When the form needs extra fields (confirm_password, terms checkbox) or different validation, define a separate form model with plain BaseModel:

from pydantic import BaseModel

class UserRegistration(BaseModel):
    """Form model, not the database model."""
    username: str = AirField(label="Username", min_length=3)
    email: str = AirField(type="email", label="Email")
    password: str = AirField(type="password", label="Password", min_length=8)
    confirm_password: str = AirField(type="password", label="Confirm Password")

class RegistrationForm(AirForm[UserRegistration]):
    pass

class User(AirModel):
    """Database model, different fields."""
    id: int | None = AirField(default=None, primary_key=True)
    username: str
    email: str
    password_hash: str

Custom rendering

Swap the entire renderer by setting widget on your form class:

def my_renderer(*, model, data=None, errors=None, excludes=None):
    # Build HTML however you want
    return "<div>my custom form</div>"

class BookOrderForm(AirForm[BookOrder]):
    widget = staticmethod(my_renderer)

The widget receives the model class, pre-populated data, validation errors, and an optional excludes set. It returns an HTML string. The CSRF hidden input is added by render() outside the widget, so custom widgets get CSRF protection for free.

Common patterns

Hide fields from the form:

class ShippingForm(AirForm[Order]):
    excludes = ("internal_notes", "created_at")

Scoped excludes (display only, save only):

class ArticleForm(AirForm[Article]):
    excludes = (
        ("slug", "display"),        # not in form, still in save_data()
        ("internal_notes", "save"),  # in form, excluded from save_data()
    )

Save to database:

if form.is_valid:
    await MyModel.create(**form.save_data())

Pre-populated edit form:

form = BookOrderForm({"title": "Existing Book", "quantity": 2})
html = form.render()  # inputs have values filled in

Re-render after validation errors:

form = BookOrderForm()
form.validate(submitted_data)  # fails
html = form.render()  # shows errors + preserves submitted values

What NOT to do

• Don't instantiate AirForm directly. Always subclass it: class MyForm(AirForm[MyModel]): pass
• Don't access form.data before calling validate() or after failed validation (it raises AttributeError)
• Don't put csrf_token on your Pydantic model. AirForm handles it internally.
• Don't import from airform.forms or airform.csrf directly unless you're building a custom integration. Use the top-level from airform import AirForm exports.

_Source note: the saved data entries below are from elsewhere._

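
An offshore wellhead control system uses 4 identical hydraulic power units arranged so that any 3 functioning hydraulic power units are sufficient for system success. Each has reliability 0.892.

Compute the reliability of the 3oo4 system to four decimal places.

R = Σ_{i=3}^{4} C(4,i) p^i (1−p)^{4−i} with p = 0.892
C(4,3)·0.892^3·0.108^1 = 0.306604
C(4,4)·0.892^4·0.108^0 = 0.633081
Sum = 0.9397

0.9397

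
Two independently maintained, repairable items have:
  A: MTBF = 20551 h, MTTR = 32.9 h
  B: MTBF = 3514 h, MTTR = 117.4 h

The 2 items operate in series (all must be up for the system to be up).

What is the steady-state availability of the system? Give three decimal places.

A(A) = MTBF/(MTBF+MTTR) = 20551/(20551+32.9) = 0.998402
A(B) = MTBF/(MTBF+MTTR) = 3514/(3514+117.4) = 0.967671
Series availability: 0.998402 × 0.967671 = 0.966

0.966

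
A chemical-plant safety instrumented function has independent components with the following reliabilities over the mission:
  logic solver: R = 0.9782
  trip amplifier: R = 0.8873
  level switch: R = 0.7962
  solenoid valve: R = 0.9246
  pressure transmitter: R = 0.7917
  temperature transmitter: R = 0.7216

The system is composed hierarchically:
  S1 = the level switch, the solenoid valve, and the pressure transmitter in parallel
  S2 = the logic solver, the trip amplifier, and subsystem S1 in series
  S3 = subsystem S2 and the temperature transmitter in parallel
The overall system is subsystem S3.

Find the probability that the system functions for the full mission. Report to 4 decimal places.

Parallel (level switch, solenoid valve, and pressure transmitter): 1 − (1 − 0.796200)(1 − 0.924600)(1 − 0.791700) = 0.996799
Series (logic solver, trip amplifier, and [0.996799]): 0.978200 × 0.887300 × 0.996799 = 0.865179
Parallel ([0.865179] and temperature transmitter): 1 − (1 − 0.865179)(1 − 0.721600) = 0.9625

0.9625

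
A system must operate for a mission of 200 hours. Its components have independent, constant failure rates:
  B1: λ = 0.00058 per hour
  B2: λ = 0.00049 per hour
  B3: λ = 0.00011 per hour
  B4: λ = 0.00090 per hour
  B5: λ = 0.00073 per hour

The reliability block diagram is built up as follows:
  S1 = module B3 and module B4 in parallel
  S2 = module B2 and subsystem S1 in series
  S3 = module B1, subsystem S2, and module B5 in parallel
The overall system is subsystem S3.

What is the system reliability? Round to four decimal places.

R(B1) = exp(−0.00058 × 200) = 0.890475
R(B2) = exp(−0.00049 × 200) = 0.906649
R(B3) = exp(−0.00011 × 200) = 0.978240
R(B4) = exp(−0.00090 × 200) = 0.835270
R(B5) = exp(−0.00073 × 200) = 0.864158
Parallel (B3 and B4): 1 − (1 − 0.978240)(1 − 0.835270) = 0.996415
Series (B2 and [0.996415]): 0.906649 × 0.996415 = 0.903399
Parallel (B1, [0.903399], and B5): 1 − (1 − 0.890475)(1 − 0.903399)(1 − 0.864158) = 0.9986

0.9986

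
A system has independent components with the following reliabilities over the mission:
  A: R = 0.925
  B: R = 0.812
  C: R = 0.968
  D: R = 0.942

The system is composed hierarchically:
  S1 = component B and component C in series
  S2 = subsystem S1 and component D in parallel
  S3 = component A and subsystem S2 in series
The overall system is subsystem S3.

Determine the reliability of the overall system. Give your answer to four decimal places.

0.9135

Series (B and C): 0.812000 × 0.968000 = 0.786016
Parallel ([0.786016] and D): 1 − (1 − 0.786016)(1 − 0.942000) = 0.987589
Series (A and [0.987589]): 0.925000 × 0.987589 = 0.9135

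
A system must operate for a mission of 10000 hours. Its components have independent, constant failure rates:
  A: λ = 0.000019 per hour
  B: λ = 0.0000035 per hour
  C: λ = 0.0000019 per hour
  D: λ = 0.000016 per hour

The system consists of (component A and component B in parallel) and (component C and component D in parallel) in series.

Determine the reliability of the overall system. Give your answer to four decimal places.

R(A) = exp(−0.000019 × 10000) = 0.826959
R(B) = exp(−0.0000035 × 10000) = 0.965605
R(C) = exp(−0.0000019 × 10000) = 0.981179
R(D) = exp(−0.000016 × 10000) = 0.852144
Parallel (A and B): 1 − (1 − 0.826959)(1 − 0.965605) = 0.994048
Parallel (C and D): 1 − (1 − 0.981179)(1 − 0.852144) = 0.997217
Series ([0.994048] and [0.997217]): 0.994048 × 0.997217 = 0.9913

0.9913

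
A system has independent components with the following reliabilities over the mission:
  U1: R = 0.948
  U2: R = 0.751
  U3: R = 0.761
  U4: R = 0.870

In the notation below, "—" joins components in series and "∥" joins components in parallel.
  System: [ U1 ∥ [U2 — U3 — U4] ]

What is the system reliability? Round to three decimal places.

Series (U2, U3, and U4): 0.75100 × 0.76100 × 0.87000 = 0.49721
Parallel (U1 and [0.49721]): 1 − (1 − 0.94800)(1 − 0.49721) = 0.974

0.974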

When you see hand-built HTML forms

If a template has hand-written <input>, <textarea>, or <select> tags for a form, refactor it to use form.render(). The model already knows the field types, labels, and validation rules. Let AirForm generate the HTML, and you get CSRF, error re-rendering, and accessibility attributes for free.

The complete pattern: form.render() in the template, from_request() in the handler. If the form saves to a database, define the fields on an AirModel so the same model drives rendering, validation, and storage:

class BookOrder(AirModel):
    id: int | None = AirField(default=None, primary_key=True)
    title: str = AirField(label="Book Title", min_length=1)
    quantity: int = AirField(label="Quantity")

class BookOrderForm(AirForm[BookOrder]):
    pass

# Template: BookOrderForm().render()
# Handler: form = await BookOrderForm.from_request(request)
# Save:    await BookOrder.create(**form.save_data())

Architecture (for understanding, not for using)

• airfield package defines presentation metadata types (Widget, Label, Choices, etc.) as frozen dataclasses on field_info.metadata
• airmodel package provides the async ORM (AirModel extends BaseModel with database operations, re-exports AirField)
• airform reads AirField metadata and produces HTML. It's a consumer of AirField's vocabulary.
• The renderer walks model.model_fields, builds a {type: instance} dict of metadata per field for O(1) lookup, and produces the appropriate HTML element
• CSRF is a pre-check in validate(): pop the token from submitted data, verify the HMAC signature, fail fast if invalid. Then validate against the user's real model with all their validators. No wrapper model, no special Pydantic types in the validation path.